At this point in the process I take another photo. Let’s call it number three. I load it up in Procreate and draw on it to see what I can do. Looks like I spotted some blacks. That’s easy to do in Procreate. All I have to do is drag a sample of the color black into the area I want to color and it fill is automatically as long as there are no breaks in the line. I spotted blacks all in the background on the bottom and right side and then filled them in on the actual drawing. Then I figure out what to do with those mountains. I made a series of ink lines that got thicker as the mountains moved back in space.

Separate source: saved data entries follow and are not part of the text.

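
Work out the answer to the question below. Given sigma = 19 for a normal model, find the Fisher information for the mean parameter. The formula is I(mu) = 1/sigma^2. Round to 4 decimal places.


The Fisher information for the mean of a normal distribution is I(mu) = 1/sigma^2.
sigma = 19, so sigma^2 = 361.
I(mu) = 1/361 = 0.0028

0.0028


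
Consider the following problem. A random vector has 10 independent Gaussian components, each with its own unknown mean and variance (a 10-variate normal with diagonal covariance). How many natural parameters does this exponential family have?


Exponential family dimension calculation:
Each univariate normal has two natural parameters (mu/sigma^2 and -1/(2 sigma^2)).
With 10 independent components, dim = 2 * 10 = 20.

20


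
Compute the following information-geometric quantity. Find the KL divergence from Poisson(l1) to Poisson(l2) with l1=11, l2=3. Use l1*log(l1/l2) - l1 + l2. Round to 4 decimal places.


KL divergence for Poisson:
KL = l1*log(l1/l2) - l1 + l2.
l1 = 11, l2 = 3.
log(11/3) = 1.299283.
l1*log(l1/l2) = 11 * 1.299283 = 14.292113.
KL = 14.292113 - 11 + 3 = 6.2921

6.2921


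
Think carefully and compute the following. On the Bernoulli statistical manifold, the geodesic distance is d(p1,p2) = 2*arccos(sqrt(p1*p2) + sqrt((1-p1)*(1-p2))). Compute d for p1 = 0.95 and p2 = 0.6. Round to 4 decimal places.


Geodesic distance on Bernoulli manifold:
d(p1,p2) = 2*arccos(sqrt(p1*p2) + sqrt((1-p1)*(1-p2))).
sqrt(p1*p2) = sqrt(0.95*0.6) = 0.754983.
sqrt((1-p1)*(1-p2)) = sqrt(0.05*0.4) = 0.141421.
arg = 0.754983 + 0.141421 = 0.896405.
d = 2*arccos(0.896405) = 0.9184

0.9184


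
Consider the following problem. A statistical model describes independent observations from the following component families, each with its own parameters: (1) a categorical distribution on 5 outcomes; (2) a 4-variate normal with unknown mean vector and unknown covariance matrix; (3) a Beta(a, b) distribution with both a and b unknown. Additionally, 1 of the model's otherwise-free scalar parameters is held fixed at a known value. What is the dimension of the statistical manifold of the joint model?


The dimension of a statistical manifold equals the number of free
(independent) real parameters of the model. For a product of independent
blocks the parameter counts add.
- categorical on 5 outcomes (probabilities sum to 1): 5-1 = 4.
- 4-variate normal: 4 (mean) + 4*5/2 = 10 (symmetric covariance) = 14.
- Beta (a, b): 2.
Total = 4 + 14 + 2 = 20.
1 parameter(s) fixed at known values: 20 - 1 = 19.
Dimension = 19

19


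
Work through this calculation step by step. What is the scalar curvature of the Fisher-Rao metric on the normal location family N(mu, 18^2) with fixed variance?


This family has a single free parameter, so its statistical manifold
is 1-dimensional. The Riemann curvature tensor of any 1-dimensional
Riemannian manifold vanishes identically, so R = 0.

0


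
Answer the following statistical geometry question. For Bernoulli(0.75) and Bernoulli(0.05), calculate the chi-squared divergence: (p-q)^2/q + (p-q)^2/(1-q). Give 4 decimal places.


Chi-squared divergence between Bernoulli distributions:
chi^2 = (p-q)^2/q + (p-q)^2/(1-q).
p = 0.75, q = 0.05, p-q = 0.7.
(p-q)^2 = 0.49.
term1 = 0.49/0.05 = 9.8.
term2 = 0.49/0.95 = 0.515789.
chi^2 = 9.8 + 0.515789 = 10.3158

10.3158


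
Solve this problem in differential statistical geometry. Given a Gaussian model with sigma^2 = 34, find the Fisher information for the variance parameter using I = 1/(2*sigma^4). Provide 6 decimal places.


Fisher information for variance: I(sigma^2) = 1/(2*sigma^4).
sigma^2 = 34, so sigma^4 = 1156.
I = 1/(2*1156) = 1/2312 = 0.000433

0.000433


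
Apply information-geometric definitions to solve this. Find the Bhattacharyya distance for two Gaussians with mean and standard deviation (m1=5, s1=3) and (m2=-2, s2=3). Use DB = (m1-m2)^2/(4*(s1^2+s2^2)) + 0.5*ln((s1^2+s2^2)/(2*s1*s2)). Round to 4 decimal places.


Bhattacharyya distance between two Gaussians:
DB = (m1-m2)^2/(4*(s1^2+s2^2)) + (1/2)*ln((s1^2+s2^2)/(2*s1*s2)).
(m1-m2)^2 = (7)^2 = 49.
s1^2+s2^2 = 9 + 9 = 18.
term1 = 49/72 = 0.680556.
term2 = 0.5*ln(18/18.0) = 0.0.
DB = 0.680556 + 0.0 = 0.6806

0.6806


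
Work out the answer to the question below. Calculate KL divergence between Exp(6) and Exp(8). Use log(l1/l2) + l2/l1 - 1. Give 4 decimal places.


KL divergence for exponential family:
KL = log(l1/l2) + l2/l1 - 1.
log(6/8) = -0.287682.
8/6 = 1.333333.
KL = -0.287682 + 1.333333 - 1 = 0.0457

0.0457


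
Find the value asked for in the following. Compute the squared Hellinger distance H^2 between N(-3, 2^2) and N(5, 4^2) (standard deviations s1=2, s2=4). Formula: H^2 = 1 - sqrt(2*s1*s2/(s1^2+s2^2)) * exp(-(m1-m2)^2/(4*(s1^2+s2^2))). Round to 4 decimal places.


Squared Hellinger distance for Gaussians:
H^2 = 1 - sqrt(2*s1*s2/(s1^2+s2^2)) * exp(-(m1-m2)^2/(4*(s1^2+s2^2))).
s1^2 = 4, s2^2 = 16, s1^2+s2^2 = 20.
sqrt(2*2*4/(20)) = 0.894427.
(m1-m2)^2 = (-8)^2 = 64.
exp(-64/(4*20)) = exp(-0.8) = 0.449329.
H^2 = 1 - 0.894427*0.449329 = 0.5981

0.5981


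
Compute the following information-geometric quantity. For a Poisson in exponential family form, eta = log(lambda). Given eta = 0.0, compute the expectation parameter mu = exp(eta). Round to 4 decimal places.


Expectation parameter for Poisson exponential family:
mu = exp(eta).
eta = 0.0.
mu = exp(0.0) = 1.0000

1.0000


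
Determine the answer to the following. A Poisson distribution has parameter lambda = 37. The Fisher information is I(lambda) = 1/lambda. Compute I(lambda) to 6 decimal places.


Fisher information for Poisson: I(lambda) = 1/lambda.
lambda = 37.
I(lambda) = 1/37 = 0.027027

0.027027


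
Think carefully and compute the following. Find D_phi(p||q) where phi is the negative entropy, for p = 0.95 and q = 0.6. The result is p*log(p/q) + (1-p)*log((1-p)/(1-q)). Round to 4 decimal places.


Bregman divergence with negative entropy generator:
D = p*log(p/q) + (1-p)*log((1-p)/(1-q)).
p = 0.95, q = 0.6.
p*log(p/q) = 0.95*log(0.95/0.6) = 0.436556.
(1-p)*log((1-p)/(1-q)) = 0.05*log(0.05/0.4) = -0.103972.
D = 0.436556 + -0.103972 = 0.3326

0.3326


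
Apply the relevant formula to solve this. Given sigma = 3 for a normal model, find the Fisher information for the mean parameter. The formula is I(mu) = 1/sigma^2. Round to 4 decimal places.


The Fisher information for the mean of a normal distribution is I(mu) = 1/sigma^2.
sigma = 3, so sigma^2 = 9.
I(mu) = 1/9 = 0.1111

0.1111


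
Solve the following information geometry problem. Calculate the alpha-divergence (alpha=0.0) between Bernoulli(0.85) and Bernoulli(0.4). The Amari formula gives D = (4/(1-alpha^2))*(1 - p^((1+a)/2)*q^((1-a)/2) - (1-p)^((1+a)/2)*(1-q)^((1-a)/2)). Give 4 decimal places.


Amari alpha-divergence:
D = (4/(1-alpha^2))*(1 - p^((1+a)/2)*q^((1-a)/2) - (1-p)^((1+a)/2)*(1-q)^((1-a)/2)).
alpha = 0.0, p = 0.85, q = 0.4.
e1 = (1+alpha)/2 = 0.5, e2 = (1-alpha)/2 = 0.5.
t1 = p^e1 * q^e2 = 0.85^0.5 * 0.4^0.5 = 0.583095.
t2 = (1-p)^e1 * (1-q)^e2 = 0.15^0.5 * 0.6^0.5 = 0.3.
4/(1-alpha^2) = 4.0.
D = 4.0*(1 - 0.583095 - 0.3) = 0.4676

0.4676


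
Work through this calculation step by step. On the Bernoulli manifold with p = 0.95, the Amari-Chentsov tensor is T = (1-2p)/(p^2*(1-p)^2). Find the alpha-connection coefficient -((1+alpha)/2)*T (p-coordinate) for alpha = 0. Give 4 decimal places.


Skewness (Amari-Chentsov) tensor: T = (1-2p)/(p^2*(1-p)^2).
p = 0.95, 1-2p = -0.9, p^2 = 0.9025, (1-p)^2 = 0.0025.
T = -0.9/(0.9025 * 0.0025) = -398.891967.
In the p-coordinate, Gamma^(alpha) = Gamma^(0) - (alpha/2)*T with Gamma^(0) = (1/2)*g'(p) = -T/2,
so Gamma^(alpha) = -((1+alpha)/2)*T.
alpha = 0, -(1+alpha)/2 = -0.5.
Gamma = -0.5 * -398.891967 = 199.4460

199.4460


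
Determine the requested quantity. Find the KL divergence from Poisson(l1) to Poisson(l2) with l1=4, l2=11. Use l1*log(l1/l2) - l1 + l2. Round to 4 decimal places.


KL divergence for Poisson:
KL = l1*log(l1/l2) - l1 + l2.
l1 = 4, l2 = 11.
log(4/11) = -1.011601.
l1*log(l1/l2) = 4 * -1.011601 = -4.046404.
KL = -4.046404 - 4 + 11 = 2.9536

2.9536


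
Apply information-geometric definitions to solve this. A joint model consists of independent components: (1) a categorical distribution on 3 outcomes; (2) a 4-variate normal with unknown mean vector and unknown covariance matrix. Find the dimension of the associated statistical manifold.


The dimension of a statistical manifold equals the number of free
(independent) real parameters of the model. For a product of independent
blocks the parameter counts add.
- categorical on 3 outcomes (probabilities sum to 1): 3-1 = 2.
- 4-variate normal: 4 (mean) + 4*5/2 = 10 (symmetric covariance) = 14.
Total = 2 + 14 = 16.
Dimension = 16

16


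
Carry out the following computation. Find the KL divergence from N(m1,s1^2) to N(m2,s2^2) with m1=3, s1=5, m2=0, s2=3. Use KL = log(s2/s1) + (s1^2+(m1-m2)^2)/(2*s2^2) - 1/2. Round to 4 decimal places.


KL divergence between normal distributions:
KL = log(s2/s1) + (s1^2 + (m1-m2)^2)/(2*s2^2) - 1/2.
log(3/5) = -0.510826.
(5^2 + (3-0)^2)/(2*3^2) = (25 + 9)/18 = 1.888889.
KL = -0.510826 + 1.888889 - 0.5 = 0.8781

0.8781


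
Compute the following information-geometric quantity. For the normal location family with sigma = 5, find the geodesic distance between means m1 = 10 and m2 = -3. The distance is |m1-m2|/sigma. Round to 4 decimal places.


On the fixed-variance normal subfamily, geodesic distance = |m1-m2|/sigma.
|10 - -3| = 13.
sigma = 5.
d = 13/5 = 2.6000

2.6000


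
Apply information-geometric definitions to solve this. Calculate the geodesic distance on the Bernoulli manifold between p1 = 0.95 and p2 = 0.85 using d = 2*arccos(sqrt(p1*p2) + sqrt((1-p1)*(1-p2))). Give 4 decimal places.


Geodesic distance on Bernoulli manifold:
d(p1,p2) = 2*arccos(sqrt(p1*p2) + sqrt((1-p1)*(1-p2))).
sqrt(p1*p2) = sqrt(0.95*0.85) = 0.89861.
sqrt((1-p1)*(1-p2)) = sqrt(0.05*0.15) = 0.086603.
arg = 0.89861 + 0.086603 = 0.985213.
d = 2*arccos(0.985213) = 0.3444

0.3444


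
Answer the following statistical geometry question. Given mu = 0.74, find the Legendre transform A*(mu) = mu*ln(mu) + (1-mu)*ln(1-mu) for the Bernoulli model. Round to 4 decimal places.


Legendre transform for Bernoulli:
A*(mu) = mu*log(mu) + (1-mu)*log(1-mu).
mu = 0.74, 1-mu = 0.26.
mu*log(mu) = 0.74*log(0.74) = -0.222818.
(1-mu)*log(1-mu) = 0.26*log(0.26) = -0.350239.
A* = -0.222818 + -0.350239 = -0.5731

-0.5731


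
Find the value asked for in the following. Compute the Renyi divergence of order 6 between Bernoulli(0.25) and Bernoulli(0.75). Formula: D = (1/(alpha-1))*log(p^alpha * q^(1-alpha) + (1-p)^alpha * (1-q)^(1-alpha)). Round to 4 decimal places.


Renyi divergence of order alpha between Bernoulli distributions:
D = (1/(alpha-1))*log(p^alpha * q^(1-alpha) + (1-p)^alpha * (1-q)^(1-alpha)).
alpha = 6, p = 0.25, q = 0.75.
p^alpha * q^(1-alpha) = 0.25^6 * 0.75^-5 = 0.001029.
(1-p)^alpha * (1-q)^(1-alpha) = 0.75^6 * 0.25^-5 = 182.25.
sum = 0.001029 + 182.25 = 182.251029.
D = (1/5)*log(182.251029) = 1.0411

1.0411


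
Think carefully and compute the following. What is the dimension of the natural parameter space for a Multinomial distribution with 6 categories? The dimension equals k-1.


Exponential family dimension calculation:
For Multinomial with k=6 categories, dim = k-1 = 5.

5


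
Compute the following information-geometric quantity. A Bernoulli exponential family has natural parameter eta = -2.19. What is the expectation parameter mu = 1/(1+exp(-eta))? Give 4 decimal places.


Dual coordinate (expectation parameter) for Bernoulli:
mu = 1/(1+exp(-eta)).
eta = -2.19.
exp(-eta) = exp(2.19) = 8.935213.
mu = 1/(1+8.935213) = 0.1007

0.1007


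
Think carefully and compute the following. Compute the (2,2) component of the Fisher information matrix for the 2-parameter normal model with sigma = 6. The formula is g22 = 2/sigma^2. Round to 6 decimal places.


For the 2-parameter normal family, the Fisher metric has:
  g11 = 1/sigma^2, g22 = 2/sigma^2.
sigma = 6, sigma^2 = 36.
g22 = 0.055556

0.055556


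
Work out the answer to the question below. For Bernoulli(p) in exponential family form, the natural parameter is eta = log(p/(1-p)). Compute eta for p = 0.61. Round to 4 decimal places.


Natural parameter for Bernoulli: eta = log(p/(1-p)).
p = 0.61, 1-p = 0.39.
p/(1-p) = 1.564103.
eta = log(1.564103) = 0.4473

0.4473


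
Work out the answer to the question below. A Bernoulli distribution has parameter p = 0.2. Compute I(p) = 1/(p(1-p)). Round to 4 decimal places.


For Bernoulli(p), Fisher information is I(p) = 1/(p*(1-p)).
p = 0.2, 1-p = 0.8.
p*(1-p) = 0.16.
I(p) = 1/0.16 = 6.2500

6.2500


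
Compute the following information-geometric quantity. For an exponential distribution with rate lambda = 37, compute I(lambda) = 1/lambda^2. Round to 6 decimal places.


Fisher information for exponential: I(lambda) = 1/lambda^2.
lambda = 37, lambda^2 = 1369.
I = 1/1369 = 0.000730

0.000730


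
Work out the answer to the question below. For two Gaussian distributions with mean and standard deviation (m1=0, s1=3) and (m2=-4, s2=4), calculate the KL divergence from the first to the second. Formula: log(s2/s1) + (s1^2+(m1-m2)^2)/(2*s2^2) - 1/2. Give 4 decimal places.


KL divergence between normal distributions:
KL = log(s2/s1) + (s1^2 + (m1-m2)^2)/(2*s2^2) - 1/2.
log(4/3) = 0.287682.
(3^2 + (0--4)^2)/(2*4^2) = (9 + 16)/32 = 0.78125.
KL = 0.287682 + 0.78125 - 0.5 = 0.5689

0.5689


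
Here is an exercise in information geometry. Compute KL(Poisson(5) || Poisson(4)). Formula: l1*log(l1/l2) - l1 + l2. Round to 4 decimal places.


KL divergence for Poisson:
KL = l1*log(l1/l2) - l1 + l2.
l1 = 5, l2 = 4.
log(5/4) = 0.223144.
l1*log(l1/l2) = 5 * 0.223144 = 1.115718.
KL = 1.115718 - 5 + 4 = 0.1157

0.1157


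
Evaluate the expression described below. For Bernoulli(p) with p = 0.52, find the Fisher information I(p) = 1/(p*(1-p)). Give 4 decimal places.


For Bernoulli(p), Fisher information is I(p) = 1/(p*(1-p)).
p = 0.52, 1-p = 0.48.
p*(1-p) = 0.2496.
I(p) = 1/0.2496 = 4.0064

4.0064


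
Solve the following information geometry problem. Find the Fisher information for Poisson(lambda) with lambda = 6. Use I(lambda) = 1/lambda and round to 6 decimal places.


Fisher information for Poisson: I(lambda) = 1/lambda.
lambda = 6.
I(lambda) = 1/6 = 0.166667

0.166667


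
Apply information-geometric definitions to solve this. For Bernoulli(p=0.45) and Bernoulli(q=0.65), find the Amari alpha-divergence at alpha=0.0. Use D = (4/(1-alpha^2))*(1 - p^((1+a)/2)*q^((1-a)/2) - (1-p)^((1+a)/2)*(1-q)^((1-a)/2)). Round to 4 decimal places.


Amari alpha-divergence:
D = (4/(1-alpha^2))*(1 - p^((1+a)/2)*q^((1-a)/2) - (1-p)^((1+a)/2)*(1-q)^((1-a)/2)).
alpha = 0.0, p = 0.45, q = 0.65.
e1 = (1+alpha)/2 = 0.5, e2 = (1-alpha)/2 = 0.5.
t1 = p^e1 * q^e2 = 0.45^0.5 * 0.65^0.5 = 0.540833.
t2 = (1-p)^e1 * (1-q)^e2 = 0.55^0.5 * 0.35^0.5 = 0.438748.
4/(1-alpha^2) = 4.0.
D = 4.0*(1 - 0.540833 - 0.438748) = 0.0817

0.0817


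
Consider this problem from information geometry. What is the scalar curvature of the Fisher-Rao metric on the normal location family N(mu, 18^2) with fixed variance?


This family has a single free parameter, so its statistical manifold
is 1-dimensional. The Riemann curvature tensor of any 1-dimensional
Riemannian manifold vanishes identically, so R = 0.

0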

In photo four we can see more changes. I put lots of parallel lines in the “Shirt” of the bigger guy. Plus I put lines under his chin making it more of a beard. I think I meant to do this in the last step but forgot. I also defines his teeth, Then I added thin lines into the clouds in back thus making them more of a grey tone. And look at that. I spotted some more blacks on the smaller guy’s sweater. I call it a sweater because the texture makes it look fuzzy.
In the fourth photo we get small parallel lines in the bottom background and a few small perpendicular lines it the bottom guy’s hair. Not a lot of dramatic changes but this is really late in the drawing and I spend more time contemplating what I’m going to do than doing it. Procreate really helps at this stage to try things out so I don’t ruin the drawing by making a mistake. Looks like I also put some swirly cheek bones onto the big guy.
The only change I see in photo five is some more lines in the background clouds. This time thicker lines. I must have been stuck at this point and took one final photo to fool around with.
The sixth and final photo actually has some big changes in it. I added more stokes of ink for hair in the big guys hair, blackened in his eyelids and nostrils, and added some shedding lines on his lips. That’s a lot of changes to his face. I also added more lines and some circles to the bottom guy’s sweater. I thickened up the outline of his face too but I’m not sure if I didi it at this stage of the last one. It’s hard to tell from the photo. And when did I add those horizontal lines to his collar? It must have been a few photos back but I failed to notice them.
So that’s it. Day two and it’s finished. Day one is all about getting the technical aspects of the drawing correct but day two is about making it come alive. Day one is all about acting and day two is about reacting. Sometimes I like one or the other better but most times I like mixing it up.